Use of uninitialized value $/ in string eq at /home/con/perl5/perlbrew/perls/perl-5.32.1/lib/5.32.1/Carp.pm line 605, <$_[...]> chunk 1.
Use of uninitialized value $/ in string eq at 4.best.params.pl line 32, <$_[...]> chunk 1.
main::json_file_to_ref("data/Deceased\x{d1}\x{8f}0\x{d1}\x{8f}0.15\x{d1}\x{8f}3.xgboost.json") called at 4.best.params.pl line 140
I've seen similar posts like How do I write a file whose *filename* contains utf8 characters in Perl? and Perl newbie first experience with Unicode (in filename, -e operator, open operator, and cmd window) but I'm not using Windows.

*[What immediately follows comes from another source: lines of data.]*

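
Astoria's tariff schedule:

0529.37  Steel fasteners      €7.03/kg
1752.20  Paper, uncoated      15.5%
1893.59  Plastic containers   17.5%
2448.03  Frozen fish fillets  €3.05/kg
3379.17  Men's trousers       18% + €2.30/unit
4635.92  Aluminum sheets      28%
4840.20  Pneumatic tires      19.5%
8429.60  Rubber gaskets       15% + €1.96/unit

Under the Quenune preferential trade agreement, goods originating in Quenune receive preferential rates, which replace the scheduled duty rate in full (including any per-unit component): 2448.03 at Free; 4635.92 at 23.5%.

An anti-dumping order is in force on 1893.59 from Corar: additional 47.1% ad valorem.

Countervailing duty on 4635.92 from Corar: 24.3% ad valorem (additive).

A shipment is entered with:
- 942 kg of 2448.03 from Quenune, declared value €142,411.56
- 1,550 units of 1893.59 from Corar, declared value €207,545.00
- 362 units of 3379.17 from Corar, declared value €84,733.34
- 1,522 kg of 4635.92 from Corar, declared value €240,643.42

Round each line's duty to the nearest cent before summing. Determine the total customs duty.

Line 1 (2448.03, Quenune, 942 kg, €142,411.56):
Base rate for 2448.03 is €3.05/kg.
Origin Quenune qualifies under the Astoria–Quenune agreement and 2448.03 is covered: preferential rate Free applies instead.
Duty = €142,411.56 × 0% = €0.00.
Line 2 (1893.59, Corar, 1,550 units, €207,545.00):
Base rate for 1893.59 is 17.5%.
Additional duty on 1893.59 from Corar: +47.1%. Applied ad valorem rate: 17.5% + 47.1% = 64.6%.
Duty = €207,545.00 × 64.6% = €134,074.07.
Line 3 (3379.17, Corar, 362 units, €84,733.34):
Base rate for 3379.17 is 18% + €2.30/unit.
Duty = €84,733.34 × 18% + 362 × €2.30 = €16,084.60.
Line 4 (4635.92, Corar, 1,522 kg, €240,643.42):
Base rate for 4635.92 is 28%.
4635.92 has an FTA preferential rate, but origin Corar is not Quenune; base rate stands.
Additional duty on 4635.92 from Corar: +24.3%. Applied ad valorem rate: 28% + 24.3% = 52.3%.
Duty = €240,643.42 × 52.3% = €125,856.51.
Total = €0.00 + €134,074.07 + €16,084.60 + €125,856.51 = €276,015.18.

€276,015.18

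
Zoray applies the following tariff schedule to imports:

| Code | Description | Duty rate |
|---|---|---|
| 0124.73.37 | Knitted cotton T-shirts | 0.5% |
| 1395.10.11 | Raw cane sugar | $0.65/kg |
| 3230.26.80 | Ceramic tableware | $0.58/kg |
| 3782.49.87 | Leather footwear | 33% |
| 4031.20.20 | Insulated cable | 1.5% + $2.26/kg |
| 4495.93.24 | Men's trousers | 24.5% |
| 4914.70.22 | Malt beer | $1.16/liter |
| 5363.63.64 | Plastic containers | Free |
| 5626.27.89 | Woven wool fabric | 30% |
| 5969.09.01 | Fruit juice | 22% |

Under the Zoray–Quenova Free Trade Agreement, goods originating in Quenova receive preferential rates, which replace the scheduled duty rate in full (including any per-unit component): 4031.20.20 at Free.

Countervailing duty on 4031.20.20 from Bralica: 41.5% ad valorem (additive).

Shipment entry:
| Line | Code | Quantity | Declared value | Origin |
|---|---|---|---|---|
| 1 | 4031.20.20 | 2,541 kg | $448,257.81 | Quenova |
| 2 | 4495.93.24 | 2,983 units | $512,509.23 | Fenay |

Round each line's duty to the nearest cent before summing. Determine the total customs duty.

$125,564.76

Line 1 (4031.20.20, Quenova, 2,541 kg, $448,257.81):
Base rate for 4031.20.20 is 1.5% + $2.26/kg.
Origin Quenova qualifies under the Zoray–Quenova agreement and 4031.20.20 is covered: preferential rate Free applies instead.
The additional-duty order on 4031.20.20 targets Bralica, not Quenova; it does not apply.
Duty = $448,257.81 × 0% = $0.00.
Line 2 (4495.93.24, Fenay, 2,983 units, $512,509.23):
Base rate for 4495.93.24 is 24.5%.
Duty = $512,509.23 × 24.5% = $125,564.76.
Total = $0.00 + $125,564.76 = $125,564.76.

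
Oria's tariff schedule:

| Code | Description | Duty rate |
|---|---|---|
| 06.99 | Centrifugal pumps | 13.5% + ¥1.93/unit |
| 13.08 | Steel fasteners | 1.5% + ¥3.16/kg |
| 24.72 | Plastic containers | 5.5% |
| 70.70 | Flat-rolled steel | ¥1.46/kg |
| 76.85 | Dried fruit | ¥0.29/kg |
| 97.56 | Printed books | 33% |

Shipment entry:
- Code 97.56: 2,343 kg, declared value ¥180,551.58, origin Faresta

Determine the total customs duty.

Line 1 (97.56, Faresta, 2,343 kg, ¥180,551.58):
Base rate for 97.56 is 33%.
Duty = ¥180,551.58 × 33% = ¥59,582.02.

¥59,582.02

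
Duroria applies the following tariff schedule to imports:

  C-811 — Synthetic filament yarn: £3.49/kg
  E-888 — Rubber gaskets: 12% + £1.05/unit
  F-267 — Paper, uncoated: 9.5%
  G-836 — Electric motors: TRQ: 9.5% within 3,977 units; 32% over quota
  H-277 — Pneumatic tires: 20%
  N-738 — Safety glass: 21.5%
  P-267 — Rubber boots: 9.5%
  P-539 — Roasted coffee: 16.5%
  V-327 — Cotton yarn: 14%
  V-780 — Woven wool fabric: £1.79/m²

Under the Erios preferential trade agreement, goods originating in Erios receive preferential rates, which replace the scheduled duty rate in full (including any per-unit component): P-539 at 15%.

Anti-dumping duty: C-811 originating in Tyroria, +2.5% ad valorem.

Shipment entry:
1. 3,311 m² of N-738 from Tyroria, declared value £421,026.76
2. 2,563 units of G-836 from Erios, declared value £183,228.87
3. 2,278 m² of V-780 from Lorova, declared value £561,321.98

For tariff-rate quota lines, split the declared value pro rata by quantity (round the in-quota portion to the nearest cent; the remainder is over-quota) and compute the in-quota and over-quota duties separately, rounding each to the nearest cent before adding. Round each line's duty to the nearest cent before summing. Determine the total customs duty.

Line 1 (N-738, Tyroria, 3,311 m², £421,026.76):
Base rate for N-738 is 21.5%.
Duty = £421,026.76 × 21.5% = £90,520.75.
Line 2 (G-836, Erios, 2,563 units, £183,228.87):
Code G-836 is under a tariff-rate quota (threshold 3,977 units). Quantity 2,563 units is within the quota, so the in-quota rate 9.5% applies to the full value.
Duty = £183,228.87 × 9.5% = £17,406.74.
Line 3 (V-780, Lorova, 2,278 m², £561,321.98):
Base rate for V-780 is £1.79/m².
Duty = 2,278 × £1.79 = £4,077.62.
Total = £90,520.75 + £17,406.74 + £4,077.62 = £112,005.11.

£112,005.11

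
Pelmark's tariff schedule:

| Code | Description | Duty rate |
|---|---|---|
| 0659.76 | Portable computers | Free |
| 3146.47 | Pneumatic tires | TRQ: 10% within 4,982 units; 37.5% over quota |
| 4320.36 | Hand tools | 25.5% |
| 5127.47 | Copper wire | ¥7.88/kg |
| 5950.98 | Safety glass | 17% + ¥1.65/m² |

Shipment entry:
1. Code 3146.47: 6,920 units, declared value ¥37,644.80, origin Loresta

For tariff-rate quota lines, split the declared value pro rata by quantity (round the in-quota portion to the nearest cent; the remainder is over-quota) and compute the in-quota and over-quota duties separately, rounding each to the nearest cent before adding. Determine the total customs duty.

¥6,663.73

Line 1 (3146.47, Loresta, 6,920 units, ¥37,644.80):
Code 3146.47 is under a tariff-rate quota (threshold 4,982 units). In-quota: 4,982 units at 10%; over-quota: 1,938 units at 37.5%.
Pro-rata value split: in-quota = ¥37,644.80 × 4,982/6,920 = ¥27,102.08; over-quota = ¥37,644.80 − ¥27,102.08 = ¥10,542.72.
In-quota duty = ¥27,102.08 × 10% = ¥2,710.21. Over-quota duty = ¥10,542.72 × 37.5% = ¥3,953.52.
Line duty = ¥2,710.21 + ¥3,953.52 = ¥6,663.73.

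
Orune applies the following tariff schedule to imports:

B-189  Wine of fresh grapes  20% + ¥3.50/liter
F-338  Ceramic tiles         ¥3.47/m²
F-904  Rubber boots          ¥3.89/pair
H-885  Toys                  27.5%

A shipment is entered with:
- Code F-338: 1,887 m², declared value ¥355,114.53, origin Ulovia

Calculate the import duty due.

¥6,547.89

Line 1 (F-338, Ulovia, 1,887 m², ¥355,114.53):
Base rate for F-338 is ¥3.47/m².
Duty = 1,887 × ¥3.47 = ¥6,547.89.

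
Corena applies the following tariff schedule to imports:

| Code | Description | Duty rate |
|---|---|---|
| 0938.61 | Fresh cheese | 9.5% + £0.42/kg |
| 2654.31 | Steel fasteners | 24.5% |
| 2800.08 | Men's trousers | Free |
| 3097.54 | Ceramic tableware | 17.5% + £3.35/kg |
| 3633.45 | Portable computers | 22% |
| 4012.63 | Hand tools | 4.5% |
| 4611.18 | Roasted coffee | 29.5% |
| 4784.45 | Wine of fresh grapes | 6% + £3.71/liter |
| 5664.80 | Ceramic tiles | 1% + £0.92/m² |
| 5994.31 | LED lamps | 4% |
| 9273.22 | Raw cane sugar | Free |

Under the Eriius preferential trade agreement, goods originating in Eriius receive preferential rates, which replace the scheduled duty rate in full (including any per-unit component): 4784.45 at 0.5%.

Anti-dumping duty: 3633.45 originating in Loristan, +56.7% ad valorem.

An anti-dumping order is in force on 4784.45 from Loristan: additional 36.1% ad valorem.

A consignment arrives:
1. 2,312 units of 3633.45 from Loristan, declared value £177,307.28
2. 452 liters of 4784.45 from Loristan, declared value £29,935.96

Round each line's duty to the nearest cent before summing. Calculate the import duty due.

£153,820.79

Line 1 (3633.45, Loristan, 2,312 units, £177,307.28):
Base rate for 3633.45 is 22%.
Additional duty on 3633.45 from Loristan: +56.7%. Applied ad valorem rate: 22% + 56.7% = 78.7%.
Duty = £177,307.28 × 78.7% = £139,540.83.
Line 2 (4784.45, Loristan, 452 liters, £29,935.96):
Base rate for 4784.45 is 6% + £3.71/liter.
4784.45 has an FTA preferential rate, but origin Loristan is not Eriius; base rate stands.
Additional duty on 4784.45 from Loristan: +36.1%. Applied ad valorem rate: 6% + 36.1% = 42.1%.
Duty = £29,935.96 × 42.1% + 452 × £3.71 = £14,279.96.
Total = £139,540.83 + £14,279.96 = £153,820.79.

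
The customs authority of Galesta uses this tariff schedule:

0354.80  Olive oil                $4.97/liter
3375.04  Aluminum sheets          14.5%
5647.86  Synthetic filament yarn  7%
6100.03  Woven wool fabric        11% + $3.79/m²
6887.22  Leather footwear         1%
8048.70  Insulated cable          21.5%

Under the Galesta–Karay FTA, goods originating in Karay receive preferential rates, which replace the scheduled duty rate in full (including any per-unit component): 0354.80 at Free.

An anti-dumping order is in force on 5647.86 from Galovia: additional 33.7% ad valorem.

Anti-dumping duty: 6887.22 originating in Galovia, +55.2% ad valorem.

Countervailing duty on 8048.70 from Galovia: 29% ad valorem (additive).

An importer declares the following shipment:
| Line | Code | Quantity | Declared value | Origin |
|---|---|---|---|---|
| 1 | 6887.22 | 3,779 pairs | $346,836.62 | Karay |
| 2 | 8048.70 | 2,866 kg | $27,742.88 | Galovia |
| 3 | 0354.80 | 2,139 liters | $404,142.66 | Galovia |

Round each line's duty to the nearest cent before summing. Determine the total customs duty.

Line 1 (6887.22, Karay, 3,779 pairs, $346,836.62):
Base rate for 6887.22 is 1%.
Origin Karay is the FTA partner but 6887.22 is not on the preference list; base rate stands.
The additional-duty order on 6887.22 targets Galovia, not Karay; it does not apply.
Duty = $346,836.62 × 1% = $3,468.37.
Line 2 (8048.70, Galovia, 2,866 kg, $27,742.88):
Base rate for 8048.70 is 21.5%.
Additional duty on 8048.70 from Galovia: +29%. Applied ad valorem rate: 21.5% + 29% = 50.5%.
Duty = $27,742.88 × 50.5% = $14,010.15.
Line 3 (0354.80, Galovia, 2,139 liters, $404,142.66):
Base rate for 0354.80 is $4.97/liter.
0354.80 has an FTA preferential rate, but origin Galovia is not Karay; base rate stands.
Duty = 2,139 × $4.97 = $10,630.83.
Total = $3,468.37 + $14,010.15 + $10,630.83 = $28,109.35.

$28,109.35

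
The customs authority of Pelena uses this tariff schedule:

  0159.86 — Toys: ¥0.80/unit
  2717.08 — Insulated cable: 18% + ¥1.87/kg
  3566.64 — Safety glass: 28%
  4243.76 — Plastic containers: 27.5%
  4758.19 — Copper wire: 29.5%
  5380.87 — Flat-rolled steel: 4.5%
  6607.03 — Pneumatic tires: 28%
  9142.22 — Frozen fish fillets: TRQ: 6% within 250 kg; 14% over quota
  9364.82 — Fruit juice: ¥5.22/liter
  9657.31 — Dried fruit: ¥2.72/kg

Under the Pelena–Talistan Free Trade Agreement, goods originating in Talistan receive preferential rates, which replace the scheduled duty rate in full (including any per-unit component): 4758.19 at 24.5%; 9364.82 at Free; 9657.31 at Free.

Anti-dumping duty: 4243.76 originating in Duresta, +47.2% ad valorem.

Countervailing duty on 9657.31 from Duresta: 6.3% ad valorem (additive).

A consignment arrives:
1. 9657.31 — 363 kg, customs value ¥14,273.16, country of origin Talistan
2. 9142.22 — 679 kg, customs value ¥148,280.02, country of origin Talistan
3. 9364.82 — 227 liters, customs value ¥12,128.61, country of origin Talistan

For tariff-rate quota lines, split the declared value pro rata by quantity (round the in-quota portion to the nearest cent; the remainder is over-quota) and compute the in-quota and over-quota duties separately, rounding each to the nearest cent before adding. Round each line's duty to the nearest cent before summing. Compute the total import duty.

¥16,391.60

Line 1 (9657.31, Talistan, 363 kg, ¥14,273.16):
Base rate for 9657.31 is ¥2.72/kg.
Origin Talistan qualifies under the Pelena–Talistan agreement and 9657.31 is covered: preferential rate Free applies instead.
The additional-duty order on 9657.31 targets Duresta, not Talistan; it does not apply.
Duty = ¥14,273.16 × 0% = ¥0.00.
Line 2 (9142.22, Talistan, 679 kg, ¥148,280.02):
Code 9142.22 is under a tariff-rate quota (threshold 250 kg). In-quota: 250 kg at 6%; over-quota: 429 kg at 14%.
Pro-rata value split: in-quota = ¥148,280.02 × 250/679 = ¥54,595.00; over-quota = ¥148,280.02 − ¥54,595.00 = ¥93,685.02.
In-quota duty = ¥54,595.00 × 6% = ¥3,275.70. Over-quota duty = ¥93,685.02 × 14% = ¥13,115.90.
Line duty = ¥3,275.70 + ¥13,115.90 = ¥16,391.60.
Line 3 (9364.82, Talistan, 227 liters, ¥12,128.61):
Base rate for 9364.82 is ¥5.22/liter.
Origin Talistan qualifies under the Pelena–Talistan agreement and 9364.82 is covered: preferential rate Free applies instead.
Duty = ¥12,128.61 × 0% = ¥0.00.
Total = ¥0.00 + ¥16,391.60 + ¥0.00 = ¥16,391.60.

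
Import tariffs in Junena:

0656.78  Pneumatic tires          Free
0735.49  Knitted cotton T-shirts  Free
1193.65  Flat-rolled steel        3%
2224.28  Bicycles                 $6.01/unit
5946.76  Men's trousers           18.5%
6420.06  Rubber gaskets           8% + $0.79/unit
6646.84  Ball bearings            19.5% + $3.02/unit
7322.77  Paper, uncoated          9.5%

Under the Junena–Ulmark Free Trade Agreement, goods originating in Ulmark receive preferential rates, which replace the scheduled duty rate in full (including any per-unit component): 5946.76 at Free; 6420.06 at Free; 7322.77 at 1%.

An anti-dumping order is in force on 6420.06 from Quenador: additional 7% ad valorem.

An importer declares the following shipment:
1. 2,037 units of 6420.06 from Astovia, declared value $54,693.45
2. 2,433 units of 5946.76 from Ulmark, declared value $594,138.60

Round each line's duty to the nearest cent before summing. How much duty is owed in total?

$5,984.71

Line 1 (6420.06, Astovia, 2,037 units, $54,693.45):
Base rate for 6420.06 is 8% + $0.79/unit.
6420.06 has an FTA preferential rate, but origin Astovia is not Ulmark; base rate stands.
The additional-duty order on 6420.06 targets Quenador, not Astovia; it does not apply.
Duty = $54,693.45 × 8% + 2,037 × $0.79 = $5,984.71.
Line 2 (5946.76, Ulmark, 2,433 units, $594,138.60):
Base rate for 5946.76 is 18.5%.
Origin Ulmark qualifies under the Junena–Ulmark agreement and 5946.76 is covered: preferential rate Free applies instead.
Duty = $594,138.60 × 0% = $0.00.
Total = $5,984.71 + $0.00 = $5,984.71.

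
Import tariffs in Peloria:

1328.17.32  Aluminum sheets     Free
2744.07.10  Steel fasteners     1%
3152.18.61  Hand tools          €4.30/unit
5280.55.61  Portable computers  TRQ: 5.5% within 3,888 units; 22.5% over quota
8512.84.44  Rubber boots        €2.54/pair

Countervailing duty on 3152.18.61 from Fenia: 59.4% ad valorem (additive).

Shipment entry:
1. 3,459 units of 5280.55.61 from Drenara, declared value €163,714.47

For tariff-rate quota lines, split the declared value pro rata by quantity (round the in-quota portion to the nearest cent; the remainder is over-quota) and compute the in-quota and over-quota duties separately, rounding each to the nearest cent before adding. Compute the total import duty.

€9,004.30

Line 1 (5280.55.61, Drenara, 3,459 units, €163,714.47):
Code 5280.55.61 is under a tariff-rate quota (threshold 3,888 units). Quantity 3,459 units is within the quota, so the in-quota rate 5.5% applies to the full value.
Duty = €163,714.47 × 5.5% = €9,004.30.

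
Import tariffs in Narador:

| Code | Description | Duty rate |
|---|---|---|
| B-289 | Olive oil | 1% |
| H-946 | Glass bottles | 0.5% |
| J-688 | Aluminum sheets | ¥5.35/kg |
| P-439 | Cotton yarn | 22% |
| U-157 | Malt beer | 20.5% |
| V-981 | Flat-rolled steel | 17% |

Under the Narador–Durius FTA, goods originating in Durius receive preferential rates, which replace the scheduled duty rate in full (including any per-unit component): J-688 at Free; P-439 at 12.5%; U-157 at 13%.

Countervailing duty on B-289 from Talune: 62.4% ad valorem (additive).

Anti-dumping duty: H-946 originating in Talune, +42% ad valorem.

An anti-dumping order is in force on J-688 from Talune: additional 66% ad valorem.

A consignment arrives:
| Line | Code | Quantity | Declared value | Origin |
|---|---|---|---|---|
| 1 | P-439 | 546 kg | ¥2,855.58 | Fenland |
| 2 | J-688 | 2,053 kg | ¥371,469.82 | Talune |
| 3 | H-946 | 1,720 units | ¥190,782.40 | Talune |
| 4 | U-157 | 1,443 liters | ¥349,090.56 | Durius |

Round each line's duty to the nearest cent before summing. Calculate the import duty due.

Line 1 (P-439, Fenland, 546 kg, ¥2,855.58):
Base rate for P-439 is 22%.
P-439 has an FTA preferential rate, but origin Fenland is not Durius; base rate stands.
Duty = ¥2,855.58 × 22% = ¥628.23.
Line 2 (J-688, Talune, 2,053 kg, ¥371,469.82):
Base rate for J-688 is ¥5.35/kg.
J-688 has an FTA preferential rate, but origin Talune is not Durius; base rate stands.
Additional duty on J-688 from Talune: +66% ad valorem. Applied ad valorem rate = 66%.
Duty = ¥371,469.82 × 66% + 2,053 × ¥5.35 = ¥256,153.63.
Line 3 (H-946, Talune, 1,720 units, ¥190,782.40):
Base rate for H-946 is 0.5%.
Additional duty on H-946 from Talune: +42%. Applied ad valorem rate: 0.5% + 42% = 42.5%.
Duty = ¥190,782.40 × 42.5% = ¥81,082.52.
Line 4 (U-157, Durius, 1,443 liters, ¥349,090.56):
Base rate for U-157 is 20.5%.
Origin Durius qualifies under the Narador–Durius agreement and U-157 is covered: preferential rate 13% applies instead.
Duty = ¥349,090.56 × 13% = ¥45,381.77.
Total = ¥628.23 + ¥256,153.63 + ¥81,082.52 + ¥45,381.77 = ¥383,246.15.

¥383,246.15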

I've also tried use feature 'unicode_strings'
to no avail.
I've also tried
use Encode 'decode_utf8';
sub json_file_to_ref {
my $json_filename = shift;
open my $fh, '<:raw', decode_utf8($json_filename); # Read it unmangled
local $/; # Read whole file
my $json = <$fh>; # This is UTF-8
my $ref = decode_json($json); # This produces decoded text
return $ref; # Return the ref rather than the keys and values.
}
but this produces the same error message.
I've also tried
use open ':std', ':encoding(cp866)';
use open IO => ':encoding(cp1251)';
as suggested in Reading Cyrillic characters from file in perl
but this too fails.
How can I get Linux Perl to read the filenames as they're written through that subroutine?